Quel contraste chez Caleb! (v. 20). Ce dernier dépossède l’ennemi, et même les trois fils d’Anak, de tout son héritage. En un temps de déclin, la foi individuelle peut réaliser ce dont l’action collective est incapable.

Au v. 21, les fils de Benjamin ne dépossèdent pas le Jébusien, habitant de Jérusalem. Juda, en des jours prospères (v. 8), avait frappé cette ville au tranchant de l’épée et l’avait livrée au feu. Mais les troupes de l’ennemi vaincu sont habiles à se reformer et ne se tiennent jamais pour battues. Le relâchement d’Israël leur offre une occasion favorable, et c’est ainsi que «le Jébusien a habité avec les fils de Benjamin à Jérusalem jusqu’à ce jour».

L’histoire de la maison de Joseph (v. 22-26), rappelle celle de Rahab, au chap. 2 de Josué, mais avec une différence capitale: l’œuvre de foi est absente. L’acte de l’homme de Luz, livrant sa ville aux fils d’Israël, est d’un traître, non d’un croyant. Joseph l’amorce en lui promettant la vie sauve. Aussi retourne-t-il au monde, après sa délivrance, au lieu de s’associer, comme Rahab, au peuple de Dieu, et rebâtit-il, dans le pays des Héthiens, ce Luz que l’Éternel venait de détruire.

Nombreuses, hélas! sont les villes que Manassé ne dépossède pas. Remarquons ce mot: «Le Cananéen voulut habiter dans ce pays-là». Pour le croyant affaibli, la volonté du monde a plus de force que la parole et les promesses de Dieu. Lorsque Israël «fut devenu fort», il rendit, à la vérité, le Cananéen tributaire, mais c’était le dominer, non pas le déposséder. La chrétienté, devenue puissante et riche, fit de même envers le paganisme. Il pouvait convenir aux voies providentielles de Dieu envers le monde qu’il en fût ainsi, mais la foi n’y était pour rien.

Éphraïm et Zabulon laissent le Cananéen s’établir au milieu d’eux (v. 29, 30). Désormais, le monde fait partie du peuple de Dieu. Aser et Nephthali (v. 31-33), font un pas de plus; ils habitent au milieu des Cananéens. Israël est submergé par eux.

Un trait encore, et le tableau sera complet: «Les Amoréens repoussèrent dans la montagne les fils de Dan, car ils ne leur permirent pas de descendre dans la vallée» (v. 34).

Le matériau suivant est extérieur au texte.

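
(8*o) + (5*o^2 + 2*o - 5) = 5*o^2 + 10*o - 5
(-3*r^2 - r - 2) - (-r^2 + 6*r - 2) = -2*r^2 - 7*r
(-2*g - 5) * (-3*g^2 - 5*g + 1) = 6*g^3 + 25*g^2 + 23*g - 5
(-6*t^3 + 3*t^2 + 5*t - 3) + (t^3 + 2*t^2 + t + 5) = -5*t^3 + 5*t^2 + 6*t + 2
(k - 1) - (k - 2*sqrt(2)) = -1 + 2*sqrt(2)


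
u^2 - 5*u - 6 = (u - 6)*(u + 1)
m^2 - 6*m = m*(m - 6)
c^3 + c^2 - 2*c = c*(c - 1)*(c + 2)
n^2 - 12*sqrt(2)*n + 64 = (n - 8*sqrt(2))*(n - 4*sqrt(2))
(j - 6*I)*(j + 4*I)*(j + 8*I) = j^3 + 6*I*j^2 + 40*j + 192*I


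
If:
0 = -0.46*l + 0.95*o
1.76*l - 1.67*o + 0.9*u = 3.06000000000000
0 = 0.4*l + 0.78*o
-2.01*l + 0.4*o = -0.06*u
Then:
No Solution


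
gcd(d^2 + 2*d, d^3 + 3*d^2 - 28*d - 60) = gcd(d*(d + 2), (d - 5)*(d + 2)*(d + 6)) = d + 2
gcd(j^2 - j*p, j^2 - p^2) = -j + p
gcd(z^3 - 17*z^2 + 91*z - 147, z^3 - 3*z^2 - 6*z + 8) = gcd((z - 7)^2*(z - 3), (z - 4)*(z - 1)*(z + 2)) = 1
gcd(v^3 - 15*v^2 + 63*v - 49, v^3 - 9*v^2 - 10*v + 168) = v - 7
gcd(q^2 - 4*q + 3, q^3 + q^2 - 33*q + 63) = q - 3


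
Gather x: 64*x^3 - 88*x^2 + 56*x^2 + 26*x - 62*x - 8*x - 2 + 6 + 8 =64*x^3 - 32*x^2 - 44*x + 12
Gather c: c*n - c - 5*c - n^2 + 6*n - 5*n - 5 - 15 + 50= c*(n - 6) - n^2 + n + 30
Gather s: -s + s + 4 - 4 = 0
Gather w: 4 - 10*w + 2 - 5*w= 6 - 15*w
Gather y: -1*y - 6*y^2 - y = -6*y^2 - 2*y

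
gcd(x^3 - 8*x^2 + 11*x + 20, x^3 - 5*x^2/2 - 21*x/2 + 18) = x - 4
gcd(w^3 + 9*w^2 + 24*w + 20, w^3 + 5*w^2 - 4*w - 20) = w^2 + 7*w + 10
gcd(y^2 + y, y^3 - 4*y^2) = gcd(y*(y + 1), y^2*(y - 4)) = y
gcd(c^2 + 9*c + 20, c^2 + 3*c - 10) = c + 5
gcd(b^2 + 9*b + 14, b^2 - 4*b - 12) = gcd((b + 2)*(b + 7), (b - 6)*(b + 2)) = b + 2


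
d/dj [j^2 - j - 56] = 2*j - 1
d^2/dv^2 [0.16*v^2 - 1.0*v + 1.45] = 0.320000000000000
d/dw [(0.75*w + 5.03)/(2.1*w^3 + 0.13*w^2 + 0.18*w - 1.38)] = (1.575*w^3 + 0.0975*w^2 + 0.135*w - (0.75*w + 5.03)*(6.3*w^2 + 0.26*w + 0.18) - 1.035)/(2.1*w^3 + 0.13*w^2 + 0.18*w - 1.38)^2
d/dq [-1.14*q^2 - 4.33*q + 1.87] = -2.28*q - 4.33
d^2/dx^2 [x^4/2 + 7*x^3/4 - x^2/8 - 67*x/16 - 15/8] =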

Le monde obtient enfin ce qu’il cherchait; il dépouille les enfants de Dieu de leur héritage. Satan a toujours pour but de nous priver des biens qui font notre joie et notre force, et n’y réussit que trop.

Souvenons-nous de cette gradation dans le déclin. Pauvre Israël! nous le verrons bientôt abandonnant le Dieu qui l’avait tiré du pays d’Égypte, se prosterner devant les faux dieux, et, comme conséquence de son idolâtrie, opprimé et mis au pillage par ses ennemis.

Mes frères! nous appartenons tous à la période du déclin. Il est trop tard pour le retour collectif de l’Église; remontons, du moins, individuellement ce chemin glissant. Prenons garde au monde; défions-nous de ses appâts les plus inoffensifs. Soyons, en ces temps de la fin, des fidèles à qui le Seigneur peut dire: «J’entrerai chez lui et je souperai avec lui, et lui avec moi» (Apoc. 3:20). Distinguons-nous par une sainte séparation du monde et une communion grandissante avec le Seigneur jusqu’au bout de notre carrière.